I haven't tried to do this before, so I may not get the tone right - I understand from the mastery that is
pax_draconis that one needs a subtle blend of fulsome description and keen judgement, spiced with references to classics of the genre as benchmarks, and perhaps with a frisson of admiration for the acting abilities (or at least physical attributes) of the cast.
So, on to "The Day After Tomorrow".
This is the worst movie I have ever seen in the cinema.
I admit that I never saw "Plan 9 from Outer Space" or "Saturn 3" in theatre, so there is some wiggle-room, but good Christ, that was the most execrable insult to filmmaking it has been my burden to sit through. It's like someone opened the Big Boys' Bumper Book of 70s Disaster Movie Clichés and tried to shove them all in one picture with a script so stilted it could have been written by George Lucas, and then hoped you could make it watchable by adding a nine-figure special effects budget.
Nope. You can't.
Dennis Quaid is a better actor than his lines give him credit, but his Harrison-Ford-as-Indiana-Jones impression is... not as good as the original. Note that I make no quality judgements on Indy, I'm just saying that Dennis was not as good.

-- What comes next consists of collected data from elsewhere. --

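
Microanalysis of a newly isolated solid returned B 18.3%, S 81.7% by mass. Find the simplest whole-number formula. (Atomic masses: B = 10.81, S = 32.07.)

Assume 100 g: 18.3 g B, 81.7 g S.
B: 18.3 g ÷ 10.81 g/mol = 1.693 mol
S: 81.7 g ÷ 32.07 g/mol = 2.548 mol
Smallest is B at 1.693 mol; normalising gives B 1.000, S 1.505
Multiply by 2: B 2.00, S 3.01 → B2S3

B2S3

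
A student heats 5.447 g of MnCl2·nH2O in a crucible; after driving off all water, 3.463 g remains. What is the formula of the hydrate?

Mass of water lost = 5.447 − 3.463 = 1.984 g → 1.984 / 18.02 = 0.1101 mol H2O
Molar mass of MnCl2 = 125.84 g/mol → mol MnCl2 = 3.463 / 125.84 = 0.02752
n = 0.1101 / 0.02752 = 4.00 ≈ 4 → MnCl2·4H2O

MnCl2·4H2O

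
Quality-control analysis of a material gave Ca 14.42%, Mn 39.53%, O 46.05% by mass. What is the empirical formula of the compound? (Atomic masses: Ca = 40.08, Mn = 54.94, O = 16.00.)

Assume 100 g: 14.42 g Ca, 39.53 g Mn, 46.05 g O.
Moles — Ca: 14.42 / 40.08 = 0.3598 mol; Mn: 39.53 / 54.94 = 0.7195 mol; O: 46.05 / 16.00 = 2.878 mol
Ratios (÷ 0.3598): Ca 1.000, Mn 2.000, O 8.000
Ratio ≈ 1:2:8, so the empirical formula is CaMn2O8

CaMn2O8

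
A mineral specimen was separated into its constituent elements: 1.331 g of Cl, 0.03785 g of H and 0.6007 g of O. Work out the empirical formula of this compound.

n(Cl) = 1.331/35.45 = 0.03755, n(H) = 0.03785/1.008 = 0.03755, n(O) = 0.6007/16.00 = 0.03754
Smallest is O at 0.03754 mol; normalising gives Cl 1.000, H 1.000, O 1.000
Ratio ≈ 1:1:1, so the empirical formula is ClHO

ClHO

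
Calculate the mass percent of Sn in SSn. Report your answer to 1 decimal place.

78.7%

Molar mass = 1(32.07) + 1(118.71) = 150.780 g/mol
Mass of Sn per mole = 1 × 118.71 = 118.710 g
% Sn = 118.710 / 150.780 × 100 = 78.7%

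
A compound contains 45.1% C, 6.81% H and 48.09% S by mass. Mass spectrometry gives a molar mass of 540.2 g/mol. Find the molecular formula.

Assume 100 g: 45.1 g C, 6.81 g H, 48.09 g S.
C: 45.1 g ÷ 12.01 g/mol = 3.755 mol
H: 6.81 g ÷ 1.008 g/mol = 6.756 mol
S: 48.09 g ÷ 32.07 g/mol = 1.5 mol
Ratios (÷ 1.5): C 2.504, H 4.505, S 1.000
×2: C 5.01, H 9.01, S 2.00 → C5H9S2
Empirical-formula mass = 133.26 g/mol
n = 540.2 / 133.26 = 4.05 ≈ 4
Molecular formula = (C5H9S2)×4 = C20H36S8

C20H36S8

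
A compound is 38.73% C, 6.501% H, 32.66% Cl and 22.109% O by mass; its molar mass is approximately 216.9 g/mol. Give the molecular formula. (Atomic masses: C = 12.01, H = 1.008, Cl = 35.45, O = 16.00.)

Assume 100 g: 38.73 g C, 6.501 g H, 32.66 g Cl, 22.109 g O.
C: 38.73 g ÷ 12.01 g/mol = 3.225 mol
H: 6.501 g ÷ 1.008 g/mol = 6.449 mol
Cl: 32.66 g ÷ 35.45 g/mol = 0.9213 mol
O: 22.109 g ÷ 16.00 g/mol = 1.382 mol
Divide by the smallest (0.9213 mol Cl): C 3.500, H 7.000, Cl 1.000, O 1.500
Multiply by 2: C 7.00, H 14.00, Cl 2.00, O 3.00 → C7H14Cl2O3
Empirical-formula mass = 217.08 g/mol
n = 216.9 / 217.08 = 1.00 ≈ 1
Molecular formula = empirical formula = C7H14Cl2O3

C7H14Cl2O3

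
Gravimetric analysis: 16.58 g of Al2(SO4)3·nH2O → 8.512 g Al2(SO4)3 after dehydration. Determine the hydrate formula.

Al2(SO4)3·18H2O

Mass of water lost = 16.58 − 8.512 = 8.068 g → 8.068 / 18.02 = 0.4477 mol H2O
Molar mass of Al2(SO4)3 = 342.17 g/mol → mol Al2(SO4)3 = 8.512 / 342.17 = 0.02488
n = 0.4477 / 0.02488 = 18.00 ≈ 18 → Al2(SO4)3·18H2O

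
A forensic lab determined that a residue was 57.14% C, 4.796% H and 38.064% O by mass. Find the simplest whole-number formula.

C2H2O

Assume 100 g: 57.14 g C, 4.796 g H, 38.064 g O.
Moles — C: 57.14 / 12.01 = 4.758 mol; H: 4.796 / 1.008 = 4.758 mol; O: 38.064 / 16.00 = 2.379 mol
Ratios (÷ 2.379): C 2.000, H 2.000, O 1.000
Ratio ≈ 2:2:1, so the empirical formula is C2H2O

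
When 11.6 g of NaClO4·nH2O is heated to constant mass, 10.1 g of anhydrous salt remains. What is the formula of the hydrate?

NaClO4·H2O

Mass of water lost = 11.6 − 10.1 = 1.5 g → 1.5 / 18.02 = 0.08324 mol H2O
Molar mass of NaClO4 = 122.44 g/mol → mol NaClO4 = 10.1 / 122.44 = 0.08249
n = 0.08324 / 0.08249 = 1.01 ≈ 1 → NaClO4·H2O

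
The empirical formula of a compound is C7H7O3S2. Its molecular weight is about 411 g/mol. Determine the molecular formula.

Empirical-formula mass = 203.27 g/mol
n = 411 / 203.27 = 2.02 ≈ 2
Molecular formula = (C7H7O3S2)2 = C14H14O6S4

C14H14O6S4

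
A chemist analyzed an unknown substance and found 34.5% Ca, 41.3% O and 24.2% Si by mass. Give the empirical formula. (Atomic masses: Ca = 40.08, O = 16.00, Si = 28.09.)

CaO3Si

Assume 100 g: 34.5 g Ca, 41.3 g O, 24.2 g Si.
n(Ca) = 34.5/40.08 = 0.8608, n(O) = 41.3/16.00 = 2.581, n(Si) = 24.2/28.09 = 0.8615
Ratios (÷ 0.8608): Ca 1.000, O 2.999, Si 1.001
≈ 1:3:1 → CaO3Si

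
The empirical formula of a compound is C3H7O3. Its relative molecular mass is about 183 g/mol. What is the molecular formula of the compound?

C6H14O6

Empirical-formula mass = 91.09 g/mol
n = 183 / 91.09 = 2.01 ≈ 2
Molecular formula = (C3H7O3)2 = C6H14O6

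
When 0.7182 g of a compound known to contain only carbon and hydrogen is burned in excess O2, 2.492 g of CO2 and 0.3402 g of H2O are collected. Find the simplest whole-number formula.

C3H2

mol C = 2.492 / 44.01 = 0.05662; mass C = 0.05662 × 12.01 = 0.6800 g
mol H = 2 × (0.3402 / 18.02) = 0.03776; mass H = 0.03776 × 1.008 = 0.03806 g
Ratios (÷ 0.03776): C 1.500, H 1.000
Multiply by 2: C 3.00, H 2.00 → C3H2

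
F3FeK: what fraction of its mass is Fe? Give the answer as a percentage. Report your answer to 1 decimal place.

Molar mass = 3(19.00) + 1(55.85) + 1(39.10) = 151.950 g/mol
Mass of Fe per mole = 1 × 55.85 = 55.850 g
% Fe = 55.850 / 151.950 × 100 = 36.8%

36.8%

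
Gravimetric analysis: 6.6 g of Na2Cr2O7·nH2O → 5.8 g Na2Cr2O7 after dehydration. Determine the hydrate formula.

Mass of water lost = 6.6 − 5.8 = 0.8 g → 0.8 / 18.02 = 0.0444 mol H2O
Molar mass of Na2Cr2O7 = 261.98 g/mol → mol Na2Cr2O7 = 5.8 / 261.98 = 0.02214
n = 0.0444 / 0.02214 = 2.01 ≈ 2 → Na2Cr2O7·2H2O

Na2Cr2O7·2H2O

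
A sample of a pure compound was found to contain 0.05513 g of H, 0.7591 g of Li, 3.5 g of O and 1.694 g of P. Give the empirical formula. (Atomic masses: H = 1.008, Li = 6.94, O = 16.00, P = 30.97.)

HLi2O4P

n(H) = 0.05513/1.008 = 0.05469, n(Li) = 0.7591/6.94 = 0.1094, n(O) = 3.5/16.00 = 0.2188, n(P) = 1.694/30.97 = 0.0547
Divide by the smallest (0.05469 mol H): H 1.000, Li 2.000, O 4.000, P 1.000
≈ 1:2:4:1 → HLi2O4P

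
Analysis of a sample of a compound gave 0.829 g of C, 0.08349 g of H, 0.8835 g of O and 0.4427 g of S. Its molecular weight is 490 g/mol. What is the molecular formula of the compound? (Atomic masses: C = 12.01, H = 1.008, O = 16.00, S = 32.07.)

C15H18O12S3

n(C) = 0.829/12.01 = 0.06903, n(H) = 0.08349/1.008 = 0.08283, n(O) = 0.8835/16.00 = 0.05522, n(S) = 0.4427/32.07 = 0.0138
Ratios (÷ 0.0138): C 5.000, H 6.000, O 4.000, S 1.000
→ C5H6O4S
Empirical-formula mass = 162.17 g/mol
n = 490 / 162.17 = 3.02 ≈ 3
Molecular formula = (C5H6O4S)×3 = C15H18O12S3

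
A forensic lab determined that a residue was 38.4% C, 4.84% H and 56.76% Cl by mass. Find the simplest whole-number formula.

Assume 100 g: 38.4 g C, 4.84 g H, 56.76 g Cl.
n(C) = 38.4/12.01 = 3.197, n(H) = 4.84/1.008 = 4.802, n(Cl) = 56.76/35.45 = 1.601
Divide by the smallest (1.601 mol Cl): C 1.997, H 2.999, Cl 1.000
Ratio ≈ 2:3:1, so the empirical formula is C2H3Cl

C2H3Cl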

Ian Holm must be running out of money. I forgave him for Bilbo. I quite liked the Fifth Elephant. But this mierda...dew neh loh moh on that, man. Get something with a script, any script, written by someone who got through high school. I'm not asking for Hemingway, I don't expect Hitchcock or Huston or Coppola, but this crass two-dimensional rehash of a dozen better (yet still bad) films is way short of the mark.
But it has everything you've seen before, in Earthquake and The Towering Inferno and The Poseidon Adventure and Airport (all of them) and oh God I can't take it anymore... Someone said on a TV show I was watching recently that scriptwriters do all right with the things they know, but where the story goes outside their personal experience, they reach for something comforting, like another film that did that sort of thing - maybe even well, but in the plagiarism it invariably turns to a sort of gooey mush that looks like echinacea powder you put in a wheatgrass health shake, and which tastes about as nasty as you'd guess it does.
A quick stab at the list...
- the troubled expert who knows the problem but Cassandra-like is ignored
- and is estranged from his wife because of his work
- and their son is in the danger zone
- but she (a doctor) stays on to look after the little kid recovering from chemo.
- the buddy who says "I've never let you go anywhere on your own before" - no way he's going to live, he might as well have shown a picture of his wife and kids to the other guy in the foxhole and said "I'm going home in three days" in a Nam flick.
- the rich kid survives because the homeless black man teaches him about life on the streets
- the awful awful speechifying about climate change (doesn't matter what you think of global warming, I *guarantee* you'll think you cannot a) know less than the scriptwriters, and b) write worse dialogue
- the couple who canoodle die because you can't have sex and live in disaster movies any more than you can at Camp Crystal Lake
- the reporters who tragically don't notice that in the middle of four tornados is a bad place to be.
- never go back for your purse
My favourite bit is when a hapless Tokyo sarariman is killed by falling ice - and they want pathos, so the next shot is a close up of his hand, with his wife's voice coming out of his cellphone - nice and clear so you can see the Panasonic logo. This is a movie that's good for product placement. Having said that, it's so dire that the burger joint the rescuers take shelter in is a Wendy's - my bet is that McD felt this film was so bad it would shame even them to be associated with it.
My next favourite bit is that the Vice-President is chosen to look so much like Dick Cheney.
I was all fired up to slag this off properly, but I've run out of steam, thanks to my good friend, le Baron de Sigognac, may he be carried to heaven on the wings of angels when his time comes, for providing this wonderful stuff that is profaned to be addressed as "brandy".
For heaven's sake don't see it.
There you go, that wasn't so bad for a first effort, was it?